La CAQ vient à peine d’entrouvrir la porte à peut-être se poser des questions pour éventuellement jeter un nouveau coup d’œil à l’exploration pétrolière sur Anticosti. Scandale ! En cette matière, même réfléchir n’est plus permis.
Les réactions à cette hypothèse sont formulées dans les thèmes les plus musclés. La critique se formule à peu près comme ceci : « Dans le contexte des changements climatiques, comment un gouvernement pourrait détruire un joyau écologique comme l’île d’Anticosti ? » La question ainsi posée, la condamnation est déjà prononcée.
Faussetés
Si je vous disais qu’à l’intérieur de la question ainsi rédigée, tout est faux. Les trois parties de l’énoncé contiennent de réelles erreurs de fait.
D’abord, la lutte au changement climatique passe par une réduction de notre consommation d’hydrocarbures. Dans tous les scénarios, nous continuerons d’en consommer au moins pour les 30 à 40 prochaines années.
Le fait d’en produire chez nous n’entraîne en rien une hausse de la consommation. Nous ne ferions que remplacer une partie de nos importations par du produit local. Un gain économique considérable. Si nous voulions être exemplaires du point de vue environnemental, il serait même possible de réinvestir les redevances de l’activité pétrolière dans les énergies vertes.
Deuxième fausseté : l’île d’Anticosti n’est pas le joyau écologique décrit. C’est une île très bien du point de vue de la nature. L’écologie y est cependant bouleversée par le fait qu’Henri Menier y a jadis implanté des chevreuils. Sans prédateurs sur l’île, ils sont maintenant en surpopulation, avec des impacts sur l’écosystème.

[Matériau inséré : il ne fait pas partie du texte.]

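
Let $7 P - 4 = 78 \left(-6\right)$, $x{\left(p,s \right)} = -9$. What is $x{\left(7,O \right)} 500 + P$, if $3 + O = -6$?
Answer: $- \frac{31964}{7} \approx -4566.3$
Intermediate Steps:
$O = -9$ ($O = -3 - 6 = -9$)
$P = - \frac{464}{7}$ ($P = \frac{4}{7} + \frac{78 \left(-6\right)}{7} = \frac{4}{7} + \frac{1}{7} \left(-468\right) = \frac{4}{7} - \frac{468}{7} = - \frac{464}{7} \approx -66.286$)
$x{\left(7,O \right)} 500 + P = \left(-9\right) 500 - \frac{464}{7} = -4500 - \frac{464}{7} = - \frac{31964}{7}$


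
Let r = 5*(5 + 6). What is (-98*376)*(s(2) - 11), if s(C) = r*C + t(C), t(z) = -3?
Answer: -3537408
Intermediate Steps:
r = 55 (r = 5*11 = 55)
s(C) = -3 + 55*C (s(C) = 55*C - 3 = -3 + 55*C)
(-98*376)*(s(2) - 11) = (-98*376)*((-3 + 55*2) - 11) = -36848*((-3 + 110) - 11) = -36848*(107 - 11) = -36848*96 = -3537408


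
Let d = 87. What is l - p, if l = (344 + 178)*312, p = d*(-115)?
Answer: 172869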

Le gouvernement Couillard avait posé la candidature de l’île pour une reconnaissance au patrimoine de l’UNESCO. De la politique spectacle. Il y a quelques années, des écologistes s’étaient même mobilisés pour s’opposer à ce qu’on en fasse une réserve écologique québécoise.
Tout détruire ?
Troisième affirmation : l’exploration pétrolière va « détruire » l’île. Anticosti est une île immense, 16 fois la superficie de l’île de Montréal. Une opération pétrolière transformerait le paysage à certains endroits, certes. Il faudrait construire des routes, faire des forages, peut-être un port de mer.
Mais soyons sérieux, on n’y coupera pas tous les arbres ! Selon les scénarios, c’est une proportion limitée de toute l’île qui sera affectée. 5 %, 10 %, 15 % ? L’île ne sera pas un stationnement de béton d’une rive à l’autre !
Remplaçons pour un instant la phrase « détruire un joyau écologique en abandonnant nos objectifs environnementaux » par « utiliser 10 % du territoire d’une île ordinaire, dans le respect de notre politique environnementale ». Peut-être alors pourrions-nous amorcer une discussion plus intelligente.
Si au moins nous allions achever la phase d’exploration qui était prévue, nous aurions un portrait plus clair, nous inclurions des données factuelles à la discussion.
La CAQ jugera-t-elle que nous sommes un peuple assez mûr pour faire cela ? Je n’en suis pas certain.